FillDB writes very frequently in the Performance log, unless it is stuck waiting for some lock to be released. So the procedure to troubleshoot the issue is:

  • as soon as you experience a report increase in the FillDB buffer directory, you can check the FillDB performance log and verify if FillDB is writing logs or if it really stuck
  • check the WebUI ETL log and verify if any data transfer is occurring between the WebUI and the server. You should see a line like:
    bf:bfetl:debug GET
    This means the WebUI has started requesting data and is processing them
  • wait for the WebUI to complete this ETL call. You should see in the log something like:
    bf:bfetl:debug Updated <table_name> <rows_number> rows in seconds ( rows per second)
  • check again the FillDB performance log: if FillDB has restarted writing logs soon after the ETL completed, it means that the WebUI ETL had locked some data and prevented FillDB from updating them.

We have experienced in the past FillDB slowdowns related to the WebUI ETL and we are working to solve them with a future update.

1 Like

Ok… its Bogged down again…
Im going to open a PMR with this…I may have to shut down Webui totally

1 Like

Apparently there is an issue with ParallelismEnabled particularly if the number of FillDB threads exceeds CPU cores available which could cause FillDB to stall.

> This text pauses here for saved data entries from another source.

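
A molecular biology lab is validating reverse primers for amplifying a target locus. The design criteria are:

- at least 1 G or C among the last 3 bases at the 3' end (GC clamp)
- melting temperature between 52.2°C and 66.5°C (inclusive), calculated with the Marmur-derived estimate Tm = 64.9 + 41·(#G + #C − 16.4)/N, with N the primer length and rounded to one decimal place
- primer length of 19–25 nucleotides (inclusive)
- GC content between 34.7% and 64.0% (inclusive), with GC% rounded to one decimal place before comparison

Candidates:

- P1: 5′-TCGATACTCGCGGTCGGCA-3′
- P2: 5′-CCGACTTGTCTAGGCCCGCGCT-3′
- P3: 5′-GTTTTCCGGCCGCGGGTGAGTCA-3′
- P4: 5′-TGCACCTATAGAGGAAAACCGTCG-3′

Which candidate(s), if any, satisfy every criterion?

P1 and P4.

P1 (19 nt, A=3 T=4 G=6 C=6): 3' end GCA has 2 G/C ✓; Tm = 64.9 + 41·(12 − 16.4)/19 = 55.4°C ✓; length 19 ✓; GC 12/19 = 63.2% ✓ — passes.
P2 (22 nt, A=2 T=5 G=6 C=9): 3' end GCT has 2 G/C ✓; Tm = 64.9 + 41·(15 − 16.4)/22 = 62.3°C ✓; length 22 ✓; GC 15/22 = 68.2%, outside 34.7–64.0% ✗ — fails.
P3 (23 nt, A=2 T=6 G=9 C=6): 3' end TCA has 1 G/C ✓; Tm = 64.9 + 41·(15 − 16.4)/23 = 62.4°C ✓; length 23 ✓; GC 15/23 = 65.2%, outside 34.7–64.0% ✗ — fails.
P4 (24 nt, A=8 T=4 G=6 C=6): 3' end TCG has 2 G/C ✓; Tm = 64.9 + 41·(12 − 16.4)/24 = 57.4°C ✓; length 24 ✓; GC 12/24 = 50.0% ✓ — passes.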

I would try disabling it and look to enable it with more conservative thread counts once your issue is resolved.

How many CPU cores does your root server have? Does the root server have a local or remote database?

@ jgstew
The Server has 2 processors with 16 cores and 32 logical processors… 32G ram … Local SQL2014 Database.

I have just changed the Registry entry for ParallismEnabled to 0

Will restarts all the services and lets see what happens.

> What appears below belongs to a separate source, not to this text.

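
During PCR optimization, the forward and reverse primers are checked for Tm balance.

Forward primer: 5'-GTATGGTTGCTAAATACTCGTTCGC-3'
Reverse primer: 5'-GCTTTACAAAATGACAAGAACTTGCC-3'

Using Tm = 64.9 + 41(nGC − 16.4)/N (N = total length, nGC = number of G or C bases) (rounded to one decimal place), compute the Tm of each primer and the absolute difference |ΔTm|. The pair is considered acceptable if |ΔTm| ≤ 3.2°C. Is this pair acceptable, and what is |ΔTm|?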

Well turning off ParallismEnabled didnt fix it… after about 6 hours of waiting for the Webui to initialize, the FillDbdata Bufferdir filled up with 722 files and stopped. all 8K machines in the master console greyed out … Stopping the Webui Service then flushed the BufferDir and everything burst back into life .

It is typically easy to see the impact of parallelism through the system monitoring. While disabling is good to rule things out, it has been very good at being self adapting.

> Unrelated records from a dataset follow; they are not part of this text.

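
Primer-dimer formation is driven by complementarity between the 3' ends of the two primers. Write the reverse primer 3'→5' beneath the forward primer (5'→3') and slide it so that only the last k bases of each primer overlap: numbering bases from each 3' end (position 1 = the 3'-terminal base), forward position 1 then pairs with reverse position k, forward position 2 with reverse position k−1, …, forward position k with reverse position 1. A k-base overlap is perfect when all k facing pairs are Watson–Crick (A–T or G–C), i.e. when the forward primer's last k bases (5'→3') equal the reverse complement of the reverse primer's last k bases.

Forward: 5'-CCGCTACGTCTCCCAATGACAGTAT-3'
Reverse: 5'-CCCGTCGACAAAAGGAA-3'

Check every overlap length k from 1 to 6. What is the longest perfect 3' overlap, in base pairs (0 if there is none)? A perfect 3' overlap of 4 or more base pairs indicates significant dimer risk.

Longest perfect overlap: 1 complementary base pair; below the dimer-risk threshold (threshold 4).

Last 6 bases (5'→3') — forward …CAGTAT, reverse …AAGGAA.
Reverse complement of the reverse primer's last 6 bases: TTCCTT; its first k bases are the reverse complement of the reverse primer's last k bases, so a perfect k-base overlap needs the forward primer's last k bases to equal them.
Comparing (forward last k vs required): k=1: T vs T ✓; k=2: AT vs TT ✗; k=3: TAT vs TTC ✗; k=4: GTAT vs TTCC ✗; k=5: AGTAT vs TTCCT ✗; k=6: CAGTAT vs TTCCTT ✗.
Only k = 1 is perfect, so the longest perfect 3' overlap is 1.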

In this case, I would suspect lock contention and a generally slow ETL process.
What does the Webui\ETL directory look like over time?

Thx.

1 Like

I’m confused, are those the right places to configure parallelism? I thought they were regular client settings based upon this:

But I guess the parallelism settings are different given that they go into besserver.config on linux and not besclient.config which I find a bit unusual. It kind of makes sense, but client settings are generally a universal way to work with configuring bigfix across multiple OSes, so I tend to prefer them.

We see this today with 9.5.13. We kill and start the fillDB and/or BES Root service on the root server. About 15 minutes goes by after restarting and poof, the files process again.

I have opened a case with HCL.

Really tired of this behavior.

We’ve had this issue through many versions and cannot pin it down. The short version is that FillDB will hang, you can only kill it and then restart it. What we have found is that it almost always happens a few days after a reboot of the BES. If after a restart of the BES, you later restart the FillDB on your own, it seems to run fine.

Check the space available on your DSA DR setup target. Our DR DB was bloated twice the size, had a case open for over a month to find out why, vendor never came back with an answer. We could not keep enough free space. Just kept adding and adding more disk. We stopped and disabled fillDB service on DR targets, then problem went away and a lot of other issues we were facing.

We will schedule a DR setup redo (drop DB) soon. Then we will watch the size again to see if there is a true defect. We then may just switch to another non-Bigfix replication solution, which there are a few.